Beyond New York, how is the workforce changing for people with disabilities? What is driving these changes? The answer is simple. According to Vincenzo Piscopo of the Coca-Cola Company: “People with disabilities bring a unique skill set that it is very valuable for companies.” He went on to add, “As it relates to employment and competitiveness in the workplace, we have to stop thinking of disability as a liability and start thinking of it as an asset.”

Brand-name companies such as JP Morgan Chase, Coca-Cola, Ernst & Young, IBM, Walgreen’s, Starbucks, CVS and Microsoft show people with disabilities are successful employees. These companies also know that these workers improve the bottom line. “People with disabilities bring unique characteristics and talents to the workplace,” said RespectAbility President Jennifer Laszlo Mizrahi. “Hiring people with disabilities is a win-win-win for employers, people with disabilities and consumers alike.”

As more companies hire employees with disabilities, conversations are shifting to focus on inclusion. “Disability inclusion is no longer about automatic doors, curb cuts, ramps, and legislation,” says Jim Sinocchi, Head of the Office of Disability Inclusion at JP Morgan Chase. “Today, the new era of disability inclusion is about “assimilation” – hiring professionals with disabilities into the robust culture of the firm.”

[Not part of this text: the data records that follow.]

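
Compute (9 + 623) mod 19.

623 mod 19 = 15 (since 32·19 = 608).
(9 + 15) mod 19 = 5.

5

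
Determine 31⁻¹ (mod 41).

4

31·4 = 124 = 3·41 + 1, so 31⁻¹ ≡ 4 (mod 41).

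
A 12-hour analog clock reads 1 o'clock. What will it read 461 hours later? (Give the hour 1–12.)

6

461 − 38·12 = 5, so 461 ≡ 5 (mod 12).
1 + 5 → 6 on a 12-hour dial.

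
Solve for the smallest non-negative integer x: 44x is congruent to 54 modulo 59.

44⁻¹ ≡ 55 (mod 59) because 44·55 = 2420 = 41·59 + 1.
Multiplying both sides by 55: x ≡ 55·54 = 2970 ≡ 20 (mod 59).

20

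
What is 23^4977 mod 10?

3

Powers of 3 mod 10 repeat with period 4: 3, 9, 7, 1.
4977 mod 4 = 1, so the last digit matches 3^1 = 3.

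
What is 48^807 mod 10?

Last digits of 8^n: 8, 4, 2, 6 (period 4).
807 leaves remainder 3 on division by 4, so 48^807 ends in 2.

2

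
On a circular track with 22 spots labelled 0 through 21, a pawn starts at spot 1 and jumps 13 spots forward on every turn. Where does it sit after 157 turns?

18

157·13 = 2041.
2041 = 92·22 + 17, so 2041 mod 22 = 17.
(1 + 17) mod 22 = 18.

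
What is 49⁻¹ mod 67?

49·26 = 1274 = 19·67 + 1, so 49⁻¹ ≡ 26 (mod 67).

26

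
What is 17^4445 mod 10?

7

The units digit of 17^n cycles with period 4: 7, 9, 3, 1, …
4445 leaves remainder 1 on division by 4, so 17^4445 ends in 7.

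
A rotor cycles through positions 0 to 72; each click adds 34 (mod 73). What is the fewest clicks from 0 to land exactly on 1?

58

34·58 = 1972 = 27·73 + 1, so 34⁻¹ ≡ 58 (mod 73).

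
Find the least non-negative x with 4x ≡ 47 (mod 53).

The inverse of 4 mod 53 is 40 (since 4·40 = 160 ≡ 1).
So x ≡ 40·47 = 1880 ≡ 25 (mod 53).

25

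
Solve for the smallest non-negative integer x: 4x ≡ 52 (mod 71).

4⁻¹ ≡ 18 (mod 71) because 4·18 = 72 = 1·71 + 1.
Multiplying both sides by 18: x ≡ 18·52 = 936 ≡ 13 (mod 71).

13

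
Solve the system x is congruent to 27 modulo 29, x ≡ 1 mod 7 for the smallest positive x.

x ≡ 1 (mod 7) gives x ∈ {1, 8, 15, 22, 29, 36, 43, 50, …}.
The first of these with x mod 29 = 27 is 85.

85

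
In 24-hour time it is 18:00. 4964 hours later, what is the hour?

4964 mod 24 = 20 (since 206·24 = 4944).
(18 + 20) mod 24 = 14.

14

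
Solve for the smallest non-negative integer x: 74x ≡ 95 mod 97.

74⁻¹ ≡ 59 (mod 97) because 74·59 = 4366 = 45·97 + 1.
So x ≡ 59·95 = 5605 ≡ 76 (mod 97).
Check: 74·76 = 5624 = 57·97 + 95.

76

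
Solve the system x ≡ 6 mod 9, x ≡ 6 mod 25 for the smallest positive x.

6

x ≡ 6 (mod 9) gives x ∈ {6}.
The first of these with x mod 25 = 6 is 6.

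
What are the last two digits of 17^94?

29

Successive squares of 17 mod 100: 17^1≡17, 17^2≡89, 17^4≡21, 17^8≡41, 17^16≡81, 17^32≡61, 17^64≡21.
94 = 2 + 4 + 8 + 16 + 64, so 17^94 ≡ 89·21·41·81·21 ≡ 29 (mod 100).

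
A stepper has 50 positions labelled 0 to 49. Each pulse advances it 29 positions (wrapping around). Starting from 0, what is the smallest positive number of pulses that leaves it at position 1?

50 = 1·29 + 21
29 = 1·21 + 8
21 = 2·8 + 5
8 = 1·5 + 3
5 = 1·3 + 2
3 = 1·2 + 1
2 = 2·1 + 0
Back-substituting gives 29·19 ≡ 1 (mod 50).

19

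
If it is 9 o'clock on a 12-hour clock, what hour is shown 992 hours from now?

5

Dividing 992 by 12 gives quotient 82 and remainder 8.
9 + 8 → 5 on a 12-hour dial.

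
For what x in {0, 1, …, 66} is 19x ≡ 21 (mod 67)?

19⁻¹ ≡ 60 (mod 67) because 19·60 = 1140 = 17·67 + 1.
So x ≡ 60·21 = 1260 ≡ 54 (mod 67).

54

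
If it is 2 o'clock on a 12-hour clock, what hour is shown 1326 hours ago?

Dividing 1326 by 12 gives quotient 110 and remainder 6.
2 − 6 → 8 on a 12-hour dial.

8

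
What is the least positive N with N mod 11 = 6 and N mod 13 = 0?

x ≡ 6 (mod 11) gives x ∈ {6, 17, 28, 39}.
The first of these with x mod 13 = 0 is 39.

39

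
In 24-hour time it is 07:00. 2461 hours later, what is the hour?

20

2461 mod 24 = 13 (since 102·24 = 2448).
(7 + 13) mod 24 = 20.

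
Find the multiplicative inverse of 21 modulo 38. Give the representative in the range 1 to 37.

29

38 = 1·21 + 17
21 = 1·17 + 4
17 = 4·4 + 1
4 = 4·1 + 0
Back-substituting gives 21·29 ≡ 1 (mod 38).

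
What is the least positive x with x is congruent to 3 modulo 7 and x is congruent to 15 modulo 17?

Since 17·5 ≡ 1 (mod 7), take x = 15 + 17·((3−15)·5 mod 7) = 15 + 17·3 = 66.
Check: 66 mod 7 = 3, 66 mod 17 = 15.

66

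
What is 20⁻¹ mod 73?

11

20·11 = 220 = 3·73 + 1, so 20⁻¹ ≡ 11 (mod 73).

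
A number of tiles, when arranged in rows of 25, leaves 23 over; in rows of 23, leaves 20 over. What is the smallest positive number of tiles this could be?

273

x ≡ 20 (mod 23) gives x ∈ {20, 43, 66, 89, 112, 135, 158, 181, …}.
The first of these with x mod 25 = 23 is 273.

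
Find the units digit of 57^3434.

The units digit of 57^n cycles with period 4: 7, 9, 3, 1, …
3434 leaves remainder 2 on division by 4, so 57^3434 ends in 9.

9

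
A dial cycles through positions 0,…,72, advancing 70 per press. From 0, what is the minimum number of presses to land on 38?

The inverse of 70 mod 73 is 24 (since 70·24 = 1680 ≡ 1).
So x ≡ 24·38 = 912 ≡ 36 (mod 73).

36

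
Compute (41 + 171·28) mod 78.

71

171·28 = 4788.
Dividing 4788 by 78 gives quotient 61 and remainder 30.
(41 + 30) mod 78 = 71.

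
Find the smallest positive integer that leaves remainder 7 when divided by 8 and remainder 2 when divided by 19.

x ≡ 7 (mod 8) gives x ∈ {7, 15, 23, 31, 39, 47, 55, 63, …}.
The first of these with x mod 19 = 2 is 135.

135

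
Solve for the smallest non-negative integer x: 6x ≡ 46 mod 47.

The inverse of 6 mod 47 is 8 (since 6·8 = 48 ≡ 1).
So x ≡ 8·46 = 368 ≡ 39 (mod 47).
Check: 6·39 = 234 = 4·47 + 46.

39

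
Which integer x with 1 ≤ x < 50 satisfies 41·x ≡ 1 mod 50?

41·11 = 451 = 9·50 + 1, so 41⁻¹ ≡ 11 (mod 50).

11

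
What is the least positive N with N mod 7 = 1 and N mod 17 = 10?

78

x ≡ 1 (mod 7) gives x ∈ {1, 8, 15, 22, 29, 36, 43, 50, …}.
The first of these with x mod 17 = 10 is 78.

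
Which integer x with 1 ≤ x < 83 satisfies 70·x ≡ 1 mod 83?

83 = 1·70 + 13
70 = 5·13 + 5
13 = 2·5 + 3
5 = 1·3 + 2
3 = 1·2 + 1
2 = 2·1 + 0
Back-substituting gives 70·51 ≡ 1 (mod 83).

51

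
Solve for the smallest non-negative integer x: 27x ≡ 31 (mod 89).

27⁻¹ ≡ 33 (mod 89) because 27·33 = 891 = 10·89 + 1.
So x ≡ 33·31 = 1023 ≡ 44 (mod 89).

44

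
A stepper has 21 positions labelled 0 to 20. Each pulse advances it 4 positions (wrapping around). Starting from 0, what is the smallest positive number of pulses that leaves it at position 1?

16

21 = 5·4 + 1
4 = 4·1 + 0
Back-substituting gives 4·16 ≡ 1 (mod 21).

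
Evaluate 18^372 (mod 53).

24

By repeated squaring mod 53: 18^1≡18, 18^2≡6, 18^4≡36, 18^8≡24, 18^16≡46, 18^32≡49, 18^64≡16, 18^128≡44, 18^256≡28.
Since 372 = 4 + 16 + 32 + 64 + 256 in binary, 18^372 ≡ 36·46·49·16·28 ≡ 24 (mod 53).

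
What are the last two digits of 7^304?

Successive squares of 7 mod 100: 7^1≡7, 7^2≡49, 7^4≡1, 7^8≡1, 7^16≡1, 7^32≡1, 7^64≡1, 7^128≡1, 7^256≡1.
Since 304 = 16 + 32 + 256 in binary, 7^304 ≡ 1·1·1 ≡ 1 (mod 100).

01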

According to the Census Bureau, there are more than 56 million Americans living with a disability. Disabilities include visible conditions such as spinal cord injuries, visual impairments or hearing loss and invisible disabilities such as learning disabilities, mental health or Autism.

An Election Issue

Voter research, conducted by RespectAbility, shows how disability issues connect to all aspects of American life. “Fully three-quarters of likely voters either have a disability themselves or have a family member or a close friend with disabilities,” said former Representative and Dallas Mayor Steve Bartlett. “People with disabilities are politically active swing voters, and candidates should take note of the important issues they care about.”

As 2019 moves into 2020 and the political campaign season heats up, continuing job growth for people with disabilities will be a crucial indicator of the health of the American economy.